The Central Bank of Nigeria (CBN) made a significant decision that has sparked a lively debate among financial experts. The CBN lifted foreign exchange restrictions on 43 items, including 11 food products, a policy that had been in place since June 2015. The aim of these restrictions was to conserve foreign exchange reserves and promote the local production of certain goods. However, over the years, this policy has faced criticism for contributing to rising food prices and increased food inflation.
The CBN’s circular, which was updated to include two additional items, stated that “importers of all the 43 items previously restricted…are now allowed to purchase foreign exchange in the Nigerian foreign exchange market.” This decision came in response to the escalating food inflation crisis in Nigeria, which has taken a toll on the economy and the purchasing power of consumers.
Food inflation has been a growing concern, with Nigeria’s inflation rate reaching 26.72% in September 2023. This surge in food prices can be attributed to several factors, including the removal of fuel subsidies in May, which further strained the economic situation. The food inflation rate in September 2023 was a staggering 30.64% yearly, representing a 7.30% increase from the previous year.
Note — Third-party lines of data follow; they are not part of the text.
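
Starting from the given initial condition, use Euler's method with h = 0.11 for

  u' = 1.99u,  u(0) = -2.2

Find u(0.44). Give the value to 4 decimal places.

Euler: u_{n+1} = u_n + h·f(t_n, u_n).
t=0.000000, u=-2.200000: f=-4.378000 → u ← -2.200000 + 0.11·(-4.378000) = -2.681580
t=0.110000, u=-2.681580: f=-5.336344 → u ← -2.681580 + 0.11·(-5.336344) = -3.268578
t=0.220000, u=-3.268578: f=-6.504470 → u ← -3.268578 + 0.11·(-6.504470) = -3.984070
t=0.330000, u=-3.984070: f=-7.928298 → u ← -3.984070 + 0.11·(-7.928298) = -4.856182
u(0.44) ≈ -4.8562

-4.8562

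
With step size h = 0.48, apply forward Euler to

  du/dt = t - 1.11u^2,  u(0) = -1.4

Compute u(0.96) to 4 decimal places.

-5.3971

Euler: u_{n+1} = u_n + h·f(t_n, u_n).
t=0.000000, u=-1.400000: f=-2.175600 → u ← -1.400000 + 0.48·(-2.175600) = -2.444288
t=0.480000, u=-2.444288: f=-6.151744 → u ← -2.444288 + 0.48·(-6.151744) = -5.397125
u(0.96) ≈ -5.3971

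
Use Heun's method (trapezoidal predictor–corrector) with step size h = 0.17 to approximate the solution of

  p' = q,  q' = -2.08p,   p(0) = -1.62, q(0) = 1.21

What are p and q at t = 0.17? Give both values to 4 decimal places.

-1.3656, 1.7465

Heun on (p,q): k1 = f(t_n, state_n); k2 = f(t_n + h, state_n + h·k1); state_{n+1} = state_n + (h/2)·(k1 + k2).
0.000000: (-1.620000, 1.210000)
  k1 = (1.210000, 3.369600)
  predictor → (-1.414300, 1.782832)
  k2 = (1.782832, 2.941744)
  → (-1.365609, 1.746464)
(p(0.17), q(0.17)) ≈ (-1.3656, 1.7465)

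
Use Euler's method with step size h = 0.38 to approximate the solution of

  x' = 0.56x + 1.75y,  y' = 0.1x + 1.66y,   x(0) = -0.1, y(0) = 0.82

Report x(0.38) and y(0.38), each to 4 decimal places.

0.4240, 1.3335

Euler on (x,y): x_{n+1} = x_n + h·x', y_{n+1} = y_n + h·y'.
0.000000: (-0.100000, 0.820000); f=(1.379000, 1.351200) → (0.424020, 1.333456)
(x(0.38), y(0.38)) ≈ (0.4240, 1.3335)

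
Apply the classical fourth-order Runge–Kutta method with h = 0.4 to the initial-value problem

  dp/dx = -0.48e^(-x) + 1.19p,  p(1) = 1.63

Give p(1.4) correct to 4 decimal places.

RK4: k1 = f(x_n, p_n); k2 = f(x_n + h/2, p_n + (h/2)·k1); k3 = f(x_n + h/2, p_n + (h/2)·k2); k4 = f(x_n + h, p_n + h·k3); p_{n+1} = p_n + (h/6)·(k1 + 2k2 + 2k3 + k4).
x=1.000000, p=1.630000:
  k1 = f(1.000000, 1.630000) = 1.763118
  k2 = f(1.200000, 1.982624) = 2.214749
  k3 = f(1.200000, 2.072950) = 2.322237
  k4 = f(1.400000, 2.558895) = 2.926718
  p ← 1.630000 + (0.4/6)·(k1 + 2k2 + 2k3 + k4) = 2.547587
p(1.4) ≈ 2.5476

2.5476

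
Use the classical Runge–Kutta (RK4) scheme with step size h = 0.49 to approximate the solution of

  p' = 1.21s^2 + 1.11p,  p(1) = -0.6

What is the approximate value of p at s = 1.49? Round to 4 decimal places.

RK4: k1 = f(s_n, p_n); k2 = f(s_n + h/2, p_n + (h/2)·k1); k3 = f(s_n + h/2, p_n + (h/2)·k2); k4 = f(s_n + h, p_n + h·k3); p_{n+1} = p_n + (h/6)·(k1 + 2k2 + 2k3 + k4).
s=1.000000, p=-0.600000:
  k1 = f(1.000000, -0.600000) = 0.544000
  k2 = f(1.245000, -0.466720) = 1.357471
  k3 = f(1.245000, -0.267420) = 1.578695
  k4 = f(1.490000, 0.173560) = 2.878973
  p ← -0.600000 + (0.49/6)·(k1 + 2k2 + 2k3 + k4) = 0.159116
p(1.49) ≈ 0.1591

0.1591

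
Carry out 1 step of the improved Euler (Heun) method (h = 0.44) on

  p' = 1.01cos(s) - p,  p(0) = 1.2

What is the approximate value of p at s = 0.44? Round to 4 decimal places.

Heun: k1 = f(s_n, p_n); k2 = f(s_n + h, p_n + h·k1); p_{n+1} = p_n + (h/2)·(k1 + k2).
s=0.000000, p=1.200000:
  k1 = f(0.000000, 1.200000) = -0.190000
  k2 = f(0.440000, 1.116400) = -0.202601
  p ← 1.200000 + (0.44/2)·(-0.190000 + (-0.202601)) = 1.113628
p(0.44) ≈ 1.1136

1.1136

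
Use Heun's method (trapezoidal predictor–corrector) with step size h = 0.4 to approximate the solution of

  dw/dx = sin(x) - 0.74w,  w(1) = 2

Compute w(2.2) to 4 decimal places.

Heun: k1 = f(x_n, w_n); k2 = f(x_n + h, w_n + h·k1); w_{n+1} = w_n + (h/2)·(k1 + k2).
x=1.000000, w=2.000000:
  k1 = f(1.000000, 2.000000) = -0.638529
  k2 = f(1.400000, 1.744588) = -0.305546
  w ← 2.000000 + (0.4/2)·(-0.638529 + (-0.305546)) = 1.811185
x=1.400000, w=1.811185:
  k1 = f(1.400000, 1.811185) = -0.354827
  k2 = f(1.800000, 1.669254) = -0.261400
  w ← 1.811185 + (0.4/2)·(-0.354827 + (-0.261400)) = 1.687940
x=1.800000, w=1.687940:
  k1 = f(1.800000, 1.687940) = -0.275228
  k2 = f(2.200000, 1.577848) = -0.359111
  w ← 1.687940 + (0.4/2)·(-0.275228 + (-0.359111)) = 1.561072
w(2.2) ≈ 1.5611

1.5611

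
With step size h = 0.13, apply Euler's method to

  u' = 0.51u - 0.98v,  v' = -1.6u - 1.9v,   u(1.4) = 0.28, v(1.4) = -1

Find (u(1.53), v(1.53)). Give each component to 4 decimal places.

Euler on (u,v): u_{n+1} = u_n + h·u', v_{n+1} = v_n + h·v'.
1.400000: (0.280000, -1.000000); f=(1.122800, 1.452000) → (0.425964, -0.811240)
(u(1.53), v(1.53)) ≈ (0.4260, -0.8112)

0.4260, -0.8112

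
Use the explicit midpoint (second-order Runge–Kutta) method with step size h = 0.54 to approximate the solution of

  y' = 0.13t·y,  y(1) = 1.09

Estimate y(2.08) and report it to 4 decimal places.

Midpoint: k1 = f(t_n, y_n); k2 = f(t_n + h/2, y_n + (h/2)·k1); y_{n+1} = y_n + h·k2.
t=1.000000, y=1.090000:
  k1 = f(1.000000, 1.090000) = 0.141700
  k2 = f(1.270000, 1.128259) = 0.186276
  y ← 1.090000 + 0.54·0.186276 = 1.190589
t=1.540000, y=1.190589:
  k1 = f(1.540000, 1.190589) = 0.238356
  k2 = f(1.810000, 1.254945) = 0.295289
  y ← 1.190589 + 0.54·0.295289 = 1.350045
y(2.08) ≈ 1.3500

1.3500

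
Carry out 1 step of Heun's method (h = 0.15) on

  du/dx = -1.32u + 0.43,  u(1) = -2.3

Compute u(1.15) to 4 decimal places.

-1.8316

Heun: k1 = f(x_n, u_n); k2 = f(x_n + h, u_n + h·k1); u_{n+1} = u_n + (h/2)·(k1 + k2).
x=1.000000, u=-2.300000:
  k1 = f(1.000000, -2.300000) = 3.466000
  k2 = f(1.150000, -1.780100) = 2.779732
  u ← -2.300000 + (0.15/2)·(3.466000 + 2.779732) = -1.831570
u(1.15) ≈ -1.8316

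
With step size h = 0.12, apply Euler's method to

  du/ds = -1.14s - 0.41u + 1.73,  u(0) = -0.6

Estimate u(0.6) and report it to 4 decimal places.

0.3183

Euler: u_{n+1} = u_n + h·f(s_n, u_n).
s=0.000000, u=-0.600000: f=1.976000 → u ← -0.600000 + 0.12·1.976000 = -0.362880
s=0.120000, u=-0.362880: f=1.741981 → u ← -0.362880 + 0.12·1.741981 = -0.153842
s=0.240000, u=-0.153842: f=1.519475 → u ← -0.153842 + 0.12·1.519475 = 0.028495
s=0.360000, u=0.028495: f=1.307917 → u ← 0.028495 + 0.12·1.307917 = 0.185445
s=0.480000, u=0.185445: f=1.106768 → u ← 0.185445 + 0.12·1.106768 = 0.318257
u(0.6) ≈ 0.3183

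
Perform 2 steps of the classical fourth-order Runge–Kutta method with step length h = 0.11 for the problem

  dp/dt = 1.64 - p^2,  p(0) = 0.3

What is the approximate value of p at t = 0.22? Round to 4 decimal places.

RK4: k1 = f(t_n, p_n); k2 = f(t_n + h/2, p_n + (h/2)·k1); k3 = f(t_n + h/2, p_n + (h/2)·k2); k4 = f(t_n + h, p_n + h·k3); p_{n+1} = p_n + (h/6)·(k1 + 2k2 + 2k3 + k4).
t=0.000000, p=0.300000:
  k1 = f(0.000000, 0.300000) = 1.550000
  k2 = f(0.055000, 0.385250) = 1.491582
  k3 = f(0.055000, 0.382037) = 1.494048
  k4 = f(0.110000, 0.464345) = 1.424383
  p ← 0.300000 + (0.11/6)·(k1 + 2k2 + 2k3 + k4) = 0.464003
t=0.110000, p=0.464003:
  k1 = f(0.110000, 0.464003) = 1.424701
  k2 = f(0.165000, 0.542362) = 1.345843
  k3 = f(0.165000, 0.538025) = 1.350529
  k4 = f(0.220000, 0.612562) = 1.264768
  p ← 0.464003 + (0.11/6)·(k1 + 2k2 + 2k3 + k4) = 0.612177
p(0.22) ≈ 0.6122

0.6122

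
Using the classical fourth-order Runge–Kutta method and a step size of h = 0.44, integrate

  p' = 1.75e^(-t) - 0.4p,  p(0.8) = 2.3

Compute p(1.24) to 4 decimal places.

2.1838

RK4: k1 = f(t_n, p_n); k2 = f(t_n + h/2, p_n + (h/2)·k1); k3 = f(t_n + h/2, p_n + (h/2)·k2); k4 = f(t_n + h, p_n + h·k3); p_{n+1} = p_n + (h/6)·(k1 + 2k2 + 2k3 + k4).
t=0.800000, p=2.300000:
  k1 = f(0.800000, 2.300000) = -0.133674
  k2 = f(1.020000, 2.270592) = -0.277196
  k3 = f(1.020000, 2.239017) = -0.264566
  k4 = f(1.240000, 2.183591) = -0.367014
  p ← 2.300000 + (0.44/6)·(k1 + 2k2 + 2k3 + k4) = 2.183825
p(1.24) ≈ 2.1838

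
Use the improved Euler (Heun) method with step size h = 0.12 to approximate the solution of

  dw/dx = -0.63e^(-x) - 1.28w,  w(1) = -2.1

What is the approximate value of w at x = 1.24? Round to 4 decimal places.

-1.5887

Heun: k1 = f(x_n, w_n); k2 = f(x_n + h, w_n + h·k1); w_{n+1} = w_n + (h/2)·(k1 + k2).
x=1.000000, w=-2.100000:
  k1 = f(1.000000, -2.100000) = 2.456236
  k2 = f(1.120000, -1.805252) = 2.105166
  w ← -2.100000 + (0.12/2)·(2.456236 + 2.105166) = -1.826316
x=1.120000, w=-1.826316:
  k1 = f(1.120000, -1.826316) = 2.132128
  k2 = f(1.240000, -1.570461) = 1.827877
  w ← -1.826316 + (0.12/2)·(2.132128 + 1.827877) = -1.588716
w(1.24) ≈ -1.5887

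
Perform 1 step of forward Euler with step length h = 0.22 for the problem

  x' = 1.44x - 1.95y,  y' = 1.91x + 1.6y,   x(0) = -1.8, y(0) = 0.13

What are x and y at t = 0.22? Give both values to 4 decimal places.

-2.4260, -0.5806

Euler on (x,y): x_{n+1} = x_n + h·x', y_{n+1} = y_n + h·y'.
0.000000: (-1.800000, 0.130000); f=(-2.845500, -3.230000) → (-2.426010, -0.580600)
(x(0.22), y(0.22)) ≈ (-2.4260, -0.5806)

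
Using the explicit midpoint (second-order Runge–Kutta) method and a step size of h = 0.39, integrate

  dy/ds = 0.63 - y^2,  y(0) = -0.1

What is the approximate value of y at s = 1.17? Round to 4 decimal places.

0.5268

Midpoint: k1 = f(s_n, y_n); k2 = f(s_n + h/2, y_n + (h/2)·k1); y_{n+1} = y_n + h·k2.
s=0.000000, y=-0.100000:
  k1 = f(0.000000, -0.100000) = 0.620000
  k2 = f(0.195000, 0.020900) = 0.629563
  y ← -0.100000 + 0.39·0.629563 = 0.145530
s=0.390000, y=0.145530:
  k1 = f(0.390000, 0.145530) = 0.608821
  k2 = f(0.585000, 0.264250) = 0.560172
  y ← 0.145530 + 0.39·0.560172 = 0.363997
s=0.780000, y=0.363997:
  k1 = f(0.780000, 0.363997) = 0.497506
  k2 = f(0.975000, 0.461010) = 0.417469
  y ← 0.363997 + 0.39·0.417469 = 0.526810
y(1.17) ≈ 0.5268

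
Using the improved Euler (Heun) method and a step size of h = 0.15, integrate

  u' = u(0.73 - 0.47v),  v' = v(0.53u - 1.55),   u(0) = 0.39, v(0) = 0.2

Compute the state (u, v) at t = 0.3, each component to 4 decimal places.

0.4743, 0.1349

Heun on (u,v): k1 = f(t_n, state_n); k2 = f(t_n + h, state_n + h·k1); state_{n+1} = state_n + (h/2)·(k1 + k2).
0.000000: (0.390000, 0.200000)
  k1 = (0.248040, -0.268660)
  predictor → (0.427206, 0.159701)
  k2 = (0.279795, -0.211377)
  → (0.429588, 0.163997)
0.150000: (0.429588, 0.163997)
  k1 = (0.280487, -0.216857)
  predictor → (0.471661, 0.131469)
  k2 = (0.315168, -0.170912)
  → (0.474262, 0.134915)
(u(0.3), v(0.3)) ≈ (0.4743, 0.1349)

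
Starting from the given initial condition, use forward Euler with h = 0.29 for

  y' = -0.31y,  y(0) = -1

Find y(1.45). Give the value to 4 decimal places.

-0.6244

Euler: y_{n+1} = y_n + h·f(t_n, y_n).
t=0.000000, y=-1.000000: f=0.310000 → y ← -1.000000 + 0.29·0.310000 = -0.910100
t=0.290000, y=-0.910100: f=0.282131 → y ← -0.910100 + 0.29·0.282131 = -0.828282
t=0.580000, y=-0.828282: f=0.256767 → y ← -0.828282 + 0.29·0.256767 = -0.753819
t=0.870000, y=-0.753819: f=0.233684 → y ← -0.753819 + 0.29·0.233684 = -0.686051
t=1.160000, y=-0.686051: f=0.212676 → y ← -0.686051 + 0.29·0.212676 = -0.624375
y(1.45) ≈ -0.6244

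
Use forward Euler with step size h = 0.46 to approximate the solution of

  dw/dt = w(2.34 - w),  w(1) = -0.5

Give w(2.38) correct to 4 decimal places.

Euler: w_{n+1} = w_n + h·f(t_n, w_n).
t=1.000000, w=-0.500000: f=-1.420000 → w ← -0.500000 + 0.46·(-1.420000) = -1.153200
t=1.460000, w=-1.153200: f=-4.028358 → w ← -1.153200 + 0.46·(-4.028358) = -3.006245
t=1.920000, w=-3.006245: f=-16.072121 → w ← -3.006245 + 0.46·(-16.072121) = -10.399420
w(2.38) ≈ -10.3994

-10.3994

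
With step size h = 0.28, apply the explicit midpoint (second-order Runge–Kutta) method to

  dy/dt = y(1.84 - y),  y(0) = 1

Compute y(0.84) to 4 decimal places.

1.5585

Midpoint: k1 = f(t_n, y_n); k2 = f(t_n + h/2, y_n + (h/2)·k1); y_{n+1} = y_n + h·k2.
t=0.000000, y=1.000000:
  k1 = f(0.000000, 1.000000) = 0.840000
  k2 = f(0.140000, 1.117600) = 0.807354
  y ← 1.000000 + 0.28·0.807354 = 1.226059
t=0.280000, y=1.226059:
  k1 = f(0.280000, 1.226059) = 0.752728
  k2 = f(0.420000, 1.331441) = 0.677116
  y ← 1.226059 + 0.28·0.677116 = 1.415652
t=0.560000, y=1.415652:
  k1 = f(0.560000, 1.415652) = 0.600729
  k2 = f(0.700000, 1.499754) = 0.510285
  y ← 1.415652 + 0.28·0.510285 = 1.558532
y(0.84) ≈ 1.5585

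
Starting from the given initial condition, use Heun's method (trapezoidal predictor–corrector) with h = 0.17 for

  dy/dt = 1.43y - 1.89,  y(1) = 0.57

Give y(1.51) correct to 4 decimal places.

Heun: k1 = f(t_n, y_n); k2 = f(t_n + h, y_n + h·k1); y_{n+1} = y_n + (h/2)·(k1 + k2).
t=1.000000, y=0.570000:
  k1 = f(1.000000, 0.570000) = -1.074900
  k2 = f(1.170000, 0.387267) = -1.336208
  y ← 0.570000 + (0.17/2)·(-1.074900 + (-1.336208)) = 0.365056
t=1.170000, y=0.365056:
  k1 = f(1.170000, 0.365056) = -1.367970
  k2 = f(1.340000, 0.132501) = -1.700524
  y ← 0.365056 + (0.17/2)·(-1.367970 + (-1.700524)) = 0.104234
t=1.340000, y=0.104234:
  k1 = f(1.340000, 0.104234) = -1.740946
  k2 = f(1.510000, -0.191727) = -2.164170
  y ← 0.104234 + (0.17/2)·(-1.740946 + (-2.164170)) = -0.227701
y(1.51) ≈ -0.2277

-0.2277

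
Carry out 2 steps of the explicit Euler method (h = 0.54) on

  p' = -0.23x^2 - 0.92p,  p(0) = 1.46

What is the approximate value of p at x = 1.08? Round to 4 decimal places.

0.3335

Euler: p_{n+1} = p_n + h·f(x_n, p_n).
x=0.000000, p=1.460000: f=-1.343200 → p ← 1.460000 + 0.54·(-1.343200) = 0.734672
x=0.540000, p=0.734672: f=-0.742966 → p ← 0.734672 + 0.54·(-0.742966) = 0.333470
p(1.08) ≈ 0.3335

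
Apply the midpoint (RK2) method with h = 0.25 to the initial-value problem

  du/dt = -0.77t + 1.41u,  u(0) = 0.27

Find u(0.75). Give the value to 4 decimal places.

0.4648

Midpoint: k1 = f(t_n, u_n); k2 = f(t_n + h/2, u_n + (h/2)·k1); u_{n+1} = u_n + h·k2.
t=0.000000, u=0.270000:
  k1 = f(0.000000, 0.270000) = 0.380700
  k2 = f(0.125000, 0.317588) = 0.351548
  u ← 0.270000 + 0.25·0.351548 = 0.357887
t=0.250000, u=0.357887:
  k1 = f(0.250000, 0.357887) = 0.312121
  k2 = f(0.375000, 0.396902) = 0.270882
  u ← 0.357887 + 0.25·0.270882 = 0.425608
t=0.500000, u=0.425608:
  k1 = f(0.500000, 0.425608) = 0.215107
  k2 = f(0.625000, 0.452496) = 0.156769
  u ← 0.425608 + 0.25·0.156769 = 0.464800
u(0.75) ≈ 0.4648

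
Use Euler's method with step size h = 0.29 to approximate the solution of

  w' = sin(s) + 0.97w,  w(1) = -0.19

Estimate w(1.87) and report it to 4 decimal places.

0.6480

Euler: w_{n+1} = w_n + h·f(s_n, w_n).
s=1.000000, w=-0.190000: f=0.657171 → w ← -0.190000 + 0.29·0.657171 = 0.000580
s=1.290000, w=0.000580: f=0.961397 → w ← 0.000580 + 0.29·0.961397 = 0.279385
s=1.580000, w=0.279385: f=1.270961 → w ← 0.279385 + 0.29·1.270961 = 0.647963
w(1.87) ≈ 0.6480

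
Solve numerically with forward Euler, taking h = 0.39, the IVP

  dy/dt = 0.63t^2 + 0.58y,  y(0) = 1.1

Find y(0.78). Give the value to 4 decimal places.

Euler: y_{n+1} = y_n + h·f(t_n, y_n).
t=0.000000, y=1.100000: f=0.638000 → y ← 1.100000 + 0.39·0.638000 = 1.348820
t=0.390000, y=1.348820: f=0.878139 → y ← 1.348820 + 0.39·0.878139 = 1.691294
y(0.78) ≈ 1.6913

1.6913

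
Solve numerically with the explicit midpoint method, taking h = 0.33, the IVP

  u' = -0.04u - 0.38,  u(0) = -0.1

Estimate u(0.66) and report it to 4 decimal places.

Midpoint: k1 = f(x_n, u_n); k2 = f(x_n + h/2, u_n + (h/2)·k1); u_{n+1} = u_n + h·k2.
x=0.000000, u=-0.100000:
  k1 = f(0.000000, -0.100000) = -0.376000
  k2 = f(0.165000, -0.162040) = -0.373518
  u ← -0.100000 + 0.33·(-0.373518) = -0.223261
x=0.330000, u=-0.223261:
  k1 = f(0.330000, -0.223261) = -0.371070
  k2 = f(0.495000, -0.284488) = -0.368620
  u ← -0.223261 + 0.33·(-0.368620) = -0.344906
u(0.66) ≈ -0.3449

-0.3449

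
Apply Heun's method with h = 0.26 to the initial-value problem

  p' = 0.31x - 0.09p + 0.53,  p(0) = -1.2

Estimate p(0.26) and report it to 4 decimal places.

Heun: k1 = f(x_n, p_n); k2 = f(x_n + h, p_n + h·k1); p_{n+1} = p_n + (h/2)·(k1 + k2).
x=0.000000, p=-1.200000:
  k1 = f(0.000000, -1.200000) = 0.638000
  k2 = f(0.260000, -1.034120) = 0.703671
  p ← -1.200000 + (0.26/2)·(0.638000 + 0.703671) = -1.025583
p(0.26) ≈ -1.0256

-1.0256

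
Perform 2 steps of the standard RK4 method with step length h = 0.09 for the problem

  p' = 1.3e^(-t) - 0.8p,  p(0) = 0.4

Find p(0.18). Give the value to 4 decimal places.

0.5454

RK4: k1 = f(t_n, p_n); k2 = f(t_n + h/2, p_n + (h/2)·k1); k3 = f(t_n + h/2, p_n + (h/2)·k2); k4 = f(t_n + h, p_n + h·k3); p_{n+1} = p_n + (h/6)·(k1 + 2k2 + 2k3 + k4).
t=0.000000, p=0.400000:
  k1 = f(0.000000, 0.400000) = 0.980000
  k2 = f(0.045000, 0.444100) = 0.887517
  k3 = f(0.045000, 0.439938) = 0.890846
  k4 = f(0.090000, 0.480176) = 0.803970
  p ← 0.400000 + (0.09/6)·(k1 + 2k2 + 2k3 + k4) = 0.480110
t=0.090000, p=0.480110:
  k1 = f(0.090000, 0.480110) = 0.804022
  k2 = f(0.135000, 0.516291) = 0.722798
  k3 = f(0.135000, 0.512636) = 0.725722
  k4 = f(0.180000, 0.545425) = 0.649511
  p ← 0.480110 + (0.09/6)·(k1 + 2k2 + 2k3 + k4) = 0.545369
p(0.18) ≈ 0.5454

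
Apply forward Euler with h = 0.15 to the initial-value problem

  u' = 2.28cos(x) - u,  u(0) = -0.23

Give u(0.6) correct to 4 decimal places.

Euler: u_{n+1} = u_n + h·f(x_n, u_n).
x=0.000000, u=-0.230000: f=2.510000 → u ← -0.230000 + 0.15·2.510000 = 0.146500
x=0.150000, u=0.146500: f=2.107898 → u ← 0.146500 + 0.15·2.107898 = 0.462685
x=0.300000, u=0.462685: f=1.715482 → u ← 0.462685 + 0.15·1.715482 = 0.720007
x=0.450000, u=0.720007: f=1.333012 → u ← 0.720007 + 0.15·1.333012 = 0.919959
u(0.6) ≈ 0.9200

0.9200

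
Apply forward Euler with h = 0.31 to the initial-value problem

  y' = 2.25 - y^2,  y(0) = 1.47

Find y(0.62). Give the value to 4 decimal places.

1.4998

Euler: y_{n+1} = y_n + h·f(t_n, y_n).
t=0.000000, y=1.470000: f=0.089100 → y ← 1.470000 + 0.31·0.089100 = 1.497621
t=0.310000, y=1.497621: f=0.007131 → y ← 1.497621 + 0.31·0.007131 = 1.499832
y(0.62) ≈ 1.4998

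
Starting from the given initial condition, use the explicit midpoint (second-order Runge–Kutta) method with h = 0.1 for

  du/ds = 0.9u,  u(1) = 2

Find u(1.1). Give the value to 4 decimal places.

2.1881

Midpoint: k1 = f(s_n, u_n); k2 = f(s_n + h/2, u_n + (h/2)·k1); u_{n+1} = u_n + h·k2.
s=1.000000, u=2.000000:
  k1 = f(1.000000, 2.000000) = 1.800000
  k2 = f(1.050000, 2.090000) = 1.881000
  u ← 2.000000 + 0.1·1.881000 = 2.188100
u(1.1) ≈ 2.1881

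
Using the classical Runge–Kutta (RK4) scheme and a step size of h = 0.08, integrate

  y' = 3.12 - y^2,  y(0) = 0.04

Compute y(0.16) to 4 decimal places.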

The impact of this decision to lift foreign exchange restrictions on food items on food inflation has ignited a spirited debate among financial experts. Mr. Olatunde Amolegbe, the former President and Chairman governing council of the Chartered Institute of Stockbrokers, expressed skepticism about the immediate impact of this move. He highlighted the challenge of high exchange rates, which might make it difficult for importers to bring foreign products into the country profitably. The exchange rate, a significant component of their costs, is already prohibitively high.
Amolegbe suggested that the CBN’s goal might be to harmonize all items in the foreign exchange market to understand the true aggregate demand. He believed that not capturing all market participants in official demand assessments had created discrepancies, pushing some demands into the parallel market. In essence, the CBN’s move might be aimed at improving the accuracy of data on actual aggregate demand.
He also noted that food items with no local alternatives wouldn’t be affected, but those with locally produced alternatives would struggle to regain their market share. To address this, he called on the government to tackle the issue of insecurity, which is hampering local production and contributing to the challenge of food inflation.
On the other hand, Mr. David Adonri, the Executive Vice Chairman of Hicap Securities Limited, held a more optimistic view. He believed that the lifting of restrictions would have a positive impact on food inflation. Adonri pointed out that the scarcity of food in the country was primarily driving food inflation, as insecurity was preventing farmers from accessing their fields.
With the reopening of borders and increased food imports, Adonri anticipated a reduction in food inflation. He acknowledged the difficulties in the forex exchange market but argued that importing food items, regardless of exchange rate conditions, was essential to bridge the supply gap caused by security challenges.